The researchers found that:
“after cigarette smoking: the airborne particles … concentration was divided by 100 in the first 4 hours and again by 100 in the following 24 hours. After resuspension, the concentration was multiplied by 100, going back to that observed 4 hours after smoking.”

The study concludes: 
“These quantitative data support the hypothesis of a resuspension from the cigarette smoke surface contamination. However, this airborne contamination through resuspension remains much lower (100 times) than that of secondhand smoke. The rest of the aerosol mass initially produced by cigarettes could be firmly attached either to surfaces, leading to ingestion hazards and dermal transfer or to household dust and be inhaled with it.”
The first part of the conclusion clearly states to any rational person that the THS story should be put to bed.
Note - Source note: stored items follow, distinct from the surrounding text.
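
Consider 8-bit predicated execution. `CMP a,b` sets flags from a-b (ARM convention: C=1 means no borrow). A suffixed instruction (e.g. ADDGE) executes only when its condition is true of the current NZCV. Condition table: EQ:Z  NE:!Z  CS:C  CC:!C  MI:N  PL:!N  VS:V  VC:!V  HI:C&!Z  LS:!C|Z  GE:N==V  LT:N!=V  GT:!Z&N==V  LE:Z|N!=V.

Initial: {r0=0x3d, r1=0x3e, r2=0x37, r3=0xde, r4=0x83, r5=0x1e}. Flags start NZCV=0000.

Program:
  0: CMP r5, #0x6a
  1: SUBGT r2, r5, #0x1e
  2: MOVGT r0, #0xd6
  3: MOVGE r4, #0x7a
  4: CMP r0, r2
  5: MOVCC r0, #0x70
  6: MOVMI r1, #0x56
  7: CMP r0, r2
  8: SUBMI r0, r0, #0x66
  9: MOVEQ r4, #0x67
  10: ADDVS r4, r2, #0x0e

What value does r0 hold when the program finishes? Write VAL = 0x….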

However, being tobacco control, such an admission could never be made and so they must resort to saying that “ingestion hazards” and inhalation risks exist. In theory, this may be true. In reality, this is true: thirdhand smoke exists, and there exists the possibility that some degree may be ingested, but the quantity would be so small as to be barely measureable. We already know that 90% of secondhand smoke is ordinary air and water, and that the risks of SHS are so negligible as to be more or less non-existant – only individuals with an almost unprecedented level of sensitivity are posed any harm, and such people are also threatened by day-to-day pollution, dust particles etc. So having established this, why should any person worry about particulate matter that measures in at 100 times lower than the essentially harmless secondhand smoke?
This study effectively demolishes the claims by Dr Winickoff and ASH etc, who roundly spew the garbage that a smoker with a lingering odour of tobacco poses a health threat to healthy co-workers, friends and family. Moreover, it certainly provides reason to abolish the absurd, but increasingly popular, trend of not hiring smokers solely because they smoke under the pretence that thirdhand smoke puts others at risk.